D3, B12 and ferritin are very good due to previous and ongoing supplements.
Diet is restricted due to intolerances but gluten, dairy, soy free.
In the majority of patients 50-100 μg thyroxine can be used as the starting dose. Alterations in dose are achieved by using 25-50 μg increments and adequacy of the new dose can be confirmed by repeat measurement of TSH after 2-3 months.
The majority of patients will be clinically euthyroid with a ‘normal’ TSH and having thyroxine replacement in the range 75-150 μg/day (1.6ug/Kg on average).

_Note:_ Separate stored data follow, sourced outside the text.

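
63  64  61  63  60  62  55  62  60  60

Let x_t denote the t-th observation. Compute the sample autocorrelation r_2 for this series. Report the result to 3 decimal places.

0.345

Mean x̄ = (63 + 64 + 61 + 63 + 60 + 62 + 55 + 62 + 60 + 60)/10 = 61.0000
Numerator Σ_{t=1}^{8}(x_t−x̄)(x_{t+2}−x̄) = 20.0000
Denominator Σ(x_t−x̄)² = 58.0000
r_2 = 20.0000 / 58.0000 = 0.345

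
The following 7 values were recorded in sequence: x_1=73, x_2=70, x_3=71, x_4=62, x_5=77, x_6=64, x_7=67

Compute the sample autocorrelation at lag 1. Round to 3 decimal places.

-0.576

Mean x̄ = (73 + 70 + 71 + 62 + 77 + 64 + 67)/7 = 69.1429
Deviations from mean: 3.8571, 0.8571, 1.8571, -7.1429, 7.8571, -5.1429, -2.1429
Numerator Σ_{t=1}^{6}(x_t−x̄)(x_{t+1}−x̄) = -93.8776
Denominator Σ(x_t−x̄)² = 162.8571
r_1 = -93.8776 / 162.8571 = -0.576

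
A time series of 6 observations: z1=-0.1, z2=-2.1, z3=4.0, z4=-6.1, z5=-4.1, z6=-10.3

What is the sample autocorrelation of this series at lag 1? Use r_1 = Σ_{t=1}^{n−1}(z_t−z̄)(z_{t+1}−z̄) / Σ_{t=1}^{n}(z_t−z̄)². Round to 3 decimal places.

-0.008

Mean z̄ = (-0.1 − 2.1 + 4.0 − 6.1 − 4.1 − 10.3)/6 = -3.1167
Deviations from mean: 3.0167, 1.0167, 7.1167, -2.9833, -0.9833, -7.1833
Numerator Σ_{t=1}^{5}(z_t−z̄)(z_{t+1}−z̄) = -0.9319
Denominator Σ(z_t−z̄)² = 122.2483
r_1 = -0.9319 / 122.2483 = -0.008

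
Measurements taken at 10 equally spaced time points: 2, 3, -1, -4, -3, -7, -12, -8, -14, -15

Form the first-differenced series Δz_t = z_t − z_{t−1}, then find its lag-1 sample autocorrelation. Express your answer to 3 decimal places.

-0.593

First differences Δz: 1, -4, -3, 1, -4, -5, 4, -6, -1
Mean of differences = -1.8889
Numerator Σ(Δz_t−Δz̄)(Δz_{t+1}−Δz̄) = -52.6790
Denominator Σ(Δz_t−Δz̄)² = 88.8889
r_1(Δz) = -52.6790 / 88.8889 = -0.593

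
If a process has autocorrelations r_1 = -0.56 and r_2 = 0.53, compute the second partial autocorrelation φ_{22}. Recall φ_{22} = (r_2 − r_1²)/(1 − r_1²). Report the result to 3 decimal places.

0.315

φ_{22} = (r_2 − r_1²) / (1 − r_1²)
r_1² = (-0.56)² = 0.3136
Numerator = 0.53 − 0.3136 = 0.2164; denominator = 1 − 0.3136 = 0.6864
φ_{22} = 0.2164 / 0.6864 = 0.315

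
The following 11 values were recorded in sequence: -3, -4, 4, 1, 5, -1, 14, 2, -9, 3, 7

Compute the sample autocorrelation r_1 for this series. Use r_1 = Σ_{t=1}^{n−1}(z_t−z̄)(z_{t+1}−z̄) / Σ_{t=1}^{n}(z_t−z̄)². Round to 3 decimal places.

Mean z̄ = (-3 − 4 + 4 + 1 + 5 − 1 + 14 + 2 − 9 + 3 + 7)/11 = 1.7273
Numerator Σ_{t=1}^{10}(z_t−z̄)(z_{t+1}−z̄) = -38.8926
Denominator Σ(z_t−z̄)² = 374.1818
r_1 = -38.8926 / 374.1818 = -0.104

-0.104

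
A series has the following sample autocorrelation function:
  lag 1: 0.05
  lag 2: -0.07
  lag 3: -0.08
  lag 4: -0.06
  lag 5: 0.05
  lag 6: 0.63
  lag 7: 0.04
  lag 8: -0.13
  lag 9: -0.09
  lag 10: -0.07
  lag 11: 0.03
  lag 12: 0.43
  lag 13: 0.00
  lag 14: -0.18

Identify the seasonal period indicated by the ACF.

6

The largest autocorrelation is r_6 = 0.63, with a weaker echo at lag 12 (0.43); the remaining lags stay at or below 0.05.
The dominant spike at lag 6 indicates a seasonal period of 6.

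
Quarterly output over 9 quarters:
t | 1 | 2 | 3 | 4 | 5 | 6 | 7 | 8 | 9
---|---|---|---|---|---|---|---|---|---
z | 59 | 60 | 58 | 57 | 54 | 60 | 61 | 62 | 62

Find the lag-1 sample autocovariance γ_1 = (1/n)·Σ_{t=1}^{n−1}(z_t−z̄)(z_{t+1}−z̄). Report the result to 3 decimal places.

Mean z̄ = (59 + 60 + 58 + 57 + 54 + 60 + 61 + 62 + 62)/9 = 59.2222
Σ_{t=1}^{8}(z_t−z̄)(z_{t+1}−z̄) = 23.1728
γ_1 = 23.1728 / 9 = 2.575

2.575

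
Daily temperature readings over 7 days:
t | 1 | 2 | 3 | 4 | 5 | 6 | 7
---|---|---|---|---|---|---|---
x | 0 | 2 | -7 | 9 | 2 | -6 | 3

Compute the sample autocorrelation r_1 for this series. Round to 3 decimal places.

-0.491

Mean x̄ = (0 + 2 − 7 + 9 + 2 − 6 + 3)/7 = 0.4286
Deviations from mean: -0.4286, 1.5714, -7.4286, 8.5714, 1.5714, -6.4286, 2.5714
Numerator Σ_{t=1}^{6}(x_t−x̄)(x_{t+1}−x̄) = -89.1837
Denominator Σ(x_t−x̄)² = 181.7143
r_1 = -89.1837 / 181.7143 = -0.491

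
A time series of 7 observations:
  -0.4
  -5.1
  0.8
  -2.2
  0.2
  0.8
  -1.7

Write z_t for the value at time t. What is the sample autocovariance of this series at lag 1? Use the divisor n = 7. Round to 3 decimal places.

-1.799

Mean z̄ = (-0.4 − 5.1 + 0.8 − 2.2 + 0.2 + 0.8 − 1.7)/7 = -1.0857
Deviations: 0.6857, -4.0143, 1.8857, -1.1143, 1.2857, 1.8857, -0.6143
Σ_{t=1}^{6}(z_t−z̄)(z_{t+1}−z̄) = -12.5902
γ_1 = -12.5902 / 7 = -1.799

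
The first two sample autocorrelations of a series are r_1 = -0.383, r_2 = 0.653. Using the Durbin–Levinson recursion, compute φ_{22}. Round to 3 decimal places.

0.593

φ_{22} = (r_2 − r_1²) / (1 − r_1²)
r_1² = (-0.383)² = 0.146689
Numerator = 0.653 − 0.1467 = 0.5063; denominator = 1 − 0.1467 = 0.8533
φ_{22} = 0.5063 / 0.8533 = 0.593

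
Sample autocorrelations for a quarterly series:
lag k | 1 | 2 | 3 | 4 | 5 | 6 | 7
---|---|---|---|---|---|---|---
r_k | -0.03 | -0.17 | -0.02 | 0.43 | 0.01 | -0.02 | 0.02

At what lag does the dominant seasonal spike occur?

4

The largest autocorrelation is r_4 = 0.43; the remaining lags stay at or below 0.02.
The dominant spike at lag 4 indicates a seasonal period of 4.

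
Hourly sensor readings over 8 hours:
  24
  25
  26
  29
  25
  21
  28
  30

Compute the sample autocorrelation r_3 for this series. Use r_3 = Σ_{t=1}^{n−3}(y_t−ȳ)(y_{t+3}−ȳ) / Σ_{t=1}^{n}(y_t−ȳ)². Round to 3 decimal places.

-0.050

Mean ȳ = (24 + 25 + 26 + 29 + 25 + 21 + 28 + 30)/8 = 26.0000
Deviations from mean: -2.0000, -1.0000, 0.0000, 3.0000, -1.0000, -5.0000, 2.0000, 4.0000
Numerator Σ_{t=1}^{5}(y_t−ȳ)(y_{t+3}−ȳ) = -3.0000
Denominator Σ(y_t−ȳ)² = 60.0000
r_3 = -3.0000 / 60.0000 = -0.050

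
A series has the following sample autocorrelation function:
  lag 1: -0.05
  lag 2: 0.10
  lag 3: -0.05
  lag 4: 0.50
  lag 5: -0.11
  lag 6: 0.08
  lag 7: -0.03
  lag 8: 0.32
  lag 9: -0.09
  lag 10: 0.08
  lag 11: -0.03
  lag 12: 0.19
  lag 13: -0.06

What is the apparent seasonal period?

4

The largest autocorrelation is r_4 = 0.50, with weaker echoes at lags 8 (0.32) and 12 (0.19); the remaining lags stay at or below 0.10.
The dominant spike at lag 4 indicates a seasonal period of 4.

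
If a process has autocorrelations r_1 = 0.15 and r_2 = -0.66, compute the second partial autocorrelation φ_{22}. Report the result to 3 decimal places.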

The recommended approach is to titrate thyroxine therapy against the TSH concentration whilst assessing clinical well-being. The target is a serum TSH within the reference range.

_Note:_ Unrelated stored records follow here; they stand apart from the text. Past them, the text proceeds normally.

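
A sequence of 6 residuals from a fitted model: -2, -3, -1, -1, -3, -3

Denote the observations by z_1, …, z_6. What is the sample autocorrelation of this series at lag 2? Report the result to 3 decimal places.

-0.563

Mean z̄ = (-2 − 3 − 1 − 1 − 3 − 3)/6 = -2.1667
Σ(z_t−z̄)(z_{t+2}−z̄) = (0.1944) + (-0.9722) + (-0.9722) + (-0.9722) = -2.7222
Denominator Σ(z_t−z̄)² = 4.8333
r_2 = -2.7222 / 4.8333 = -0.563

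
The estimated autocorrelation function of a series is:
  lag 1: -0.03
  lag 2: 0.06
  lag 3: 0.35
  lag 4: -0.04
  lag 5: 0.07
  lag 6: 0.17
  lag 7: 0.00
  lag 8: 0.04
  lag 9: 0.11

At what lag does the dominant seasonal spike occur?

The largest autocorrelation is r_3 = 0.35, with a weaker echo at lag 6 (0.17); the remaining lags stay at or below 0.11.
The dominant spike at lag 3 indicates a seasonal period of 3.

3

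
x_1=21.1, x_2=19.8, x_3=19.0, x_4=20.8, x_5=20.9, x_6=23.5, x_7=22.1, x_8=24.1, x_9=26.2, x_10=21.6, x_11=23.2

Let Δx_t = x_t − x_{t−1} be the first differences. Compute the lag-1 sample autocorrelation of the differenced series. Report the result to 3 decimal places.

-0.427

First differences Δx: -1.3, -0.8, 1.8, 0.1, 2.6, -1.4, 2.0, 2.1, -4.6, 1.6
Mean of differences = 0.2100
Numerator Σ(Δx_t−Δx̄)(Δx_{t+1}−Δx̄) = -19.6421
Denominator Σ(Δx_t−Δx̄)² = 45.9890
r_1(Δx) = -19.6421 / 45.9890 = -0.427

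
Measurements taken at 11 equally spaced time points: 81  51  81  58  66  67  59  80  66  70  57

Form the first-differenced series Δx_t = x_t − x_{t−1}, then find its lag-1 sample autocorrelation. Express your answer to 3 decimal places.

First differences Δx: -30, 30, -23, 8, 1, -8, 21, -14, 4, -13
Mean of differences = -2.4000
Numerator Σ(Δx_t−Δx̄)(Δx_{t+1}−Δx̄) = -2304.1600
Denominator Σ(Δx_t−Δx̄)² = 3222.4000
r_1(Δx) = -2304.1600 / 3222.4000 = -0.715

-0.715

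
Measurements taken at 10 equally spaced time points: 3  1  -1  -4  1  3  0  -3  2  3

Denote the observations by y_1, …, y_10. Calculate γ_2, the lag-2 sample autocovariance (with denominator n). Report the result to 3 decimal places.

Mean ȳ = (3 + 1 − 1 − 4 + 1 + 3 + 0 − 3 + 2 + 3)/10 = 0.5000
Σ_{t=1}^{8}(y_t−ȳ)(y_{t+2}−ȳ) = -36.5000
γ_2 = -36.5000 / 10 = -3.650

-3.650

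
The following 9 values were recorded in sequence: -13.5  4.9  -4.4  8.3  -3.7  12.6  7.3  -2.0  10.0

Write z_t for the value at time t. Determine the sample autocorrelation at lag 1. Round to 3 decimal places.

-0.341

Mean z̄ = (-13.5 + 4.9 − 4.4 + 8.3 − 3.7 + 12.6 + 7.3 − 2.0 + 10.0)/9 = 2.1667
Numerator Σ_{t=1}^{8}(z_t−z̄)(z_{t+1}−z̄) = -198.7078
Denominator Σ(z_t−z̄)² = 582.0000
r_1 = -198.7078 / 582.0000 = -0.341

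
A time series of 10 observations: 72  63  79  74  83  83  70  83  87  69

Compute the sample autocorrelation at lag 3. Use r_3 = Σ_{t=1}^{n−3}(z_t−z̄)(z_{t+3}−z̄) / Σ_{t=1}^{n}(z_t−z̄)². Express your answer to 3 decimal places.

0.211

Mean z̄ = (72 + 63 + 79 + 74 + 83 + 83 + 70 + 83 + 87 + 69)/10 = 76.3000
Numerator Σ_{t=1}^{7}(z_t−z̄)(z_{t+3}−z̄) = 115.9300
Denominator Σ(z_t−z̄)² = 550.1000
r_3 = 115.9300 / 550.1000 = 0.211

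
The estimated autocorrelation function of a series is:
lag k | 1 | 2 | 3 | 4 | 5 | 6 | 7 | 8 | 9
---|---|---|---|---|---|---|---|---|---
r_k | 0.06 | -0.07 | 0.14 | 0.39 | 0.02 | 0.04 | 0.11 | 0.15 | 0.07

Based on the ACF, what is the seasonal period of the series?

4

The largest autocorrelation is r_4 = 0.39, with a weaker echo at lag 8 (0.15); the remaining lags stay at or below 0.14.
The dominant spike at lag 4 indicates a seasonal period of 4.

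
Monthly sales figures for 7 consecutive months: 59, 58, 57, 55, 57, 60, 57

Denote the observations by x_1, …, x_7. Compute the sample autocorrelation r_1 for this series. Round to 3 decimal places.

Mean x̄ = (59 + 58 + 57 + 55 + 57 + 60 + 57)/7 = 57.5714
Deviations from mean: 1.4286, 0.4286, -0.5714, -2.5714, -0.5714, 2.4286, -0.5714
Σ(x_t−x̄)(x_{t+1}−x̄) = (0.6122) + (-0.2449) + (1.4694) + (1.4694) + (-1.3878) + (-1.3878) = 0.5306
Denominator Σ(x_t−x̄)² = 15.7143
r_1 = 0.5306 / 15.7143 = 0.034

0.034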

……The primary target of thyroxine replacement therapy is to make the patient feel well and to achieve a serum TSH that is within the reference range. The corresponding FT4 will be within or slightly above its reference range.
The minimum period to achieve stable concentrations after a change in dose of thyroxine is two months and thyroid function tests should not normally be requested before this period has elapsed.
I'm definitely encouraging her to get a second opinion, especially if he starts saying she should stop treatment!
She does tend to overly worry, not least as she's been gaslighted for years. She's fully aware of the worst possible scenario, but I have seen papers that the majority of hurthle cells found turn out to be benign. It's a shame that not more members who have had hurthle cells have come forward with their experiences.